The scale of the crisis
The World Health Organization (WHO) estimates that 80% of the world’s population (5.5 billion out of 7 billion people) have insufficient access to controlled medications to treat moderate-to-severe pain.1 This is despite morphine, fentanyl, and methadone being included in the WHO’s Model List of Essential Medicines.2 All countries are required to submit yearly opioid usage data to the International Narcotics Control Board, and recently collated data show that low- and middle-income countries (LMICs) used only 10% of the world’s ids. In comparison, a handful of high-income countries (Canada, the USA, Australia, New Zealand, and some European countries) consumed over 90%.3 This means that patients in most of the world are unable to access appropriate, effective treatment for the management of acute pain or pain at the end of life, leading to extreme levels of avoidable suffering.
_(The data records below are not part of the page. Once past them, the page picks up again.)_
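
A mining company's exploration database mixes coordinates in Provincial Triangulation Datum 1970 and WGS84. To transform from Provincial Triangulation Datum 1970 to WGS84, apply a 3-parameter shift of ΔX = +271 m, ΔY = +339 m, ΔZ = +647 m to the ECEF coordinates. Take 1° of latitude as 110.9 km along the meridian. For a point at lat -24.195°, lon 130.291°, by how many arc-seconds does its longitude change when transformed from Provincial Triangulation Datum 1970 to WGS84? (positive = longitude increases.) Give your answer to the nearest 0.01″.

Δλ = -15.16″

sin φ = -0.409843, cos φ = 0.912156, sin λ = 0.762770, cos λ = -0.646670.
East component: ΔE = −sin λ·ΔX + cos λ·ΔY = −(0.762770)(271) + (-0.646670)(339) = -425.93 m.
1° of latitude spans 110900 m; at latitude φ, 1° of longitude spans that × cos φ = 101158.1 m, so Δλ = -425.93 / 101158.1 × 3600 = -15.158″.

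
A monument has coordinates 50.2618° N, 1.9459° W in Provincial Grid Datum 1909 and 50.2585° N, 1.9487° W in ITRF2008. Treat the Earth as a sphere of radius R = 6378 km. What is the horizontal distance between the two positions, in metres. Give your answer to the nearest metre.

418 m

Δφ = 50.2585° − 50.2618° = -0.0033°; Δλ = -1.9487° − -1.9459° = -0.0028°.
1° along a meridian = πR/180 = 111317 m.
ΔN = Δφ × 111317 = -367.3 m; ΔE = Δλ × 111317 × cos(50.2618°) = -0.0028 × 111317 × 0.639281 = -199.3 m.
Distance = √(ΔE² + ΔN²) = √((-199.3)² + (-367.3)²) = 417.9 m.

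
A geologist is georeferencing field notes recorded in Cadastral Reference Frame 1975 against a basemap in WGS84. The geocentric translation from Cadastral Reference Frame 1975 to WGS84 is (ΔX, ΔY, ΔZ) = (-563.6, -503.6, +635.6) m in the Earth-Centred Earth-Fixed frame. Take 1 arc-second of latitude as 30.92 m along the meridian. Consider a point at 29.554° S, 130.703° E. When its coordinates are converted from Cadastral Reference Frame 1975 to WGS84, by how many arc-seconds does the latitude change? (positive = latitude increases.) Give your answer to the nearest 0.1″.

Δφ = 17.7″

sin φ = -0.493244, cos φ = 0.869891, sin λ = 0.758100, cos λ = -0.652138.
North component: ΔN = −sin φ cos λ·ΔX − sin φ sin λ·ΔY + cos φ·ΔZ = −(-0.493244)(-0.652138)(-563.6) − (-0.493244)(0.758100)(-503.6) + (0.869891)(635.6) = 545.88 m.
1° of latitude spans 3600 × 30.92 = 111312 m, so Δφ = 545.88 / 111312 × 3600 = 17.655″.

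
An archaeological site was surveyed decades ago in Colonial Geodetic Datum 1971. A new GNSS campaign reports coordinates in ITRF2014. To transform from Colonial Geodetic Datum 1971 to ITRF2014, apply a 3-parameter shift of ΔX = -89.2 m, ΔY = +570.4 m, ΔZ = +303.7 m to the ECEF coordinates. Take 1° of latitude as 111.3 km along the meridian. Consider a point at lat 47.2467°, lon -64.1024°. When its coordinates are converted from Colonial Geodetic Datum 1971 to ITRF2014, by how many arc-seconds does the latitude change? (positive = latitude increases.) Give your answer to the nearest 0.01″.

Δφ = 19.78″

sin φ = 0.734283, cos φ = 0.678843, sin λ = -0.899576, cos λ = 0.436764.
North component: ΔN = −sin φ cos λ·ΔX − sin φ sin λ·ΔY + cos φ·ΔZ = −(0.734283)(0.436764)(-89.2) − (0.734283)(-0.899576)(570.4) + (0.678843)(303.7) = 611.55 m.
1° of latitude spans 111300 m, so Δφ = 611.55 / 111300 × 3600 = 19.780″.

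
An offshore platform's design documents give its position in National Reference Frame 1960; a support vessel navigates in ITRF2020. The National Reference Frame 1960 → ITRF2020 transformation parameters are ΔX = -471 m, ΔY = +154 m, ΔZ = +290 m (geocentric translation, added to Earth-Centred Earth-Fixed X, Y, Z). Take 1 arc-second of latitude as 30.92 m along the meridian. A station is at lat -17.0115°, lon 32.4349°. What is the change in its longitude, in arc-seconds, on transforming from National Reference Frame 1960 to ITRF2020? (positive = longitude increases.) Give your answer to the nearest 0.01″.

sin φ = -0.292564, cos φ = 0.956246, sin λ = 0.536341, cos λ = 0.844001.
East component: ΔE = −sin λ·ΔX + cos λ·ΔY = −(0.536341)(-471) + (0.844001)(154) = 382.59 m.
1° of latitude spans 3600 × 30.92 = 111312 m; at latitude φ, 1° of longitude spans that × cos φ = 106441.7 m, so Δλ = 382.59 / 106441.7 × 3600 = 12.940″.

Δλ = 12.94″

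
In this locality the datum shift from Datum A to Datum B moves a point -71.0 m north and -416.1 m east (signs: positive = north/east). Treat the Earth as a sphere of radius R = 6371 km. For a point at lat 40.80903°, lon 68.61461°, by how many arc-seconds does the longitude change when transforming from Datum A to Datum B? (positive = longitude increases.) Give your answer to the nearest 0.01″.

Δλ = -17.80″

At latitude 40.80903°, cos φ = 0.756892.
One radian of longitude at latitude φ spans R cos φ, so Δλ = ΔE / (R cos φ) = -416.1 / (6371000 × 0.756892) = -8.6289e-05 rad = -17.798″.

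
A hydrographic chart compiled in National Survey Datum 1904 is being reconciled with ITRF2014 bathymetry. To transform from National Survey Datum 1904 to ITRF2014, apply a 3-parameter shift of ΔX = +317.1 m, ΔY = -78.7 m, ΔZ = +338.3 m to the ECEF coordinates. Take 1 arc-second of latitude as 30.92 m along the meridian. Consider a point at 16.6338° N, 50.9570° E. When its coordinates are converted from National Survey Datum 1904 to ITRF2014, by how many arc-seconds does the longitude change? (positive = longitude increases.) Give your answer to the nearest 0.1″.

sin φ = 0.286254, cos φ = 0.958154, sin λ = 0.776673, cos λ = 0.629903.
East component: ΔE = −sin λ·ΔX + cos λ·ΔY = −(0.776673)(317.1) + (0.629903)(-78.7) = -295.86 m.
1° of latitude spans 3600 × 30.92 = 111312 m; at latitude φ, 1° of longitude spans that × cos φ = 106654.0 m, so Δλ = -295.86 / 106654.0 × 3600 = -9.986″.

Δλ = -10.0″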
The Lancet Commission on Palliative Care and Pain Relief (LCPCPR) published a report in 2017 detailing the global problem of low access to opioids and describing an “access abyss” for those living in low-resource areas.4 The authors estimated that in 2015 over 60 million people were suffering from symptoms that needed palliative care and pain relief. In low-resource countries, the situation is made worse because of the combination of low availability of medications and increased burden of pain due to undertreatment and late presentation of many conditions such as cancer and HIV/AIDS. This is illustrated by the Figure, showing a world map where the areas of countries are distorted in proportion to their opioid use divided by their burden of painful disease.4 Canada and the USA are vastly enlarged while other parts of the world (such as Africa and parts of Asia) are barely visible.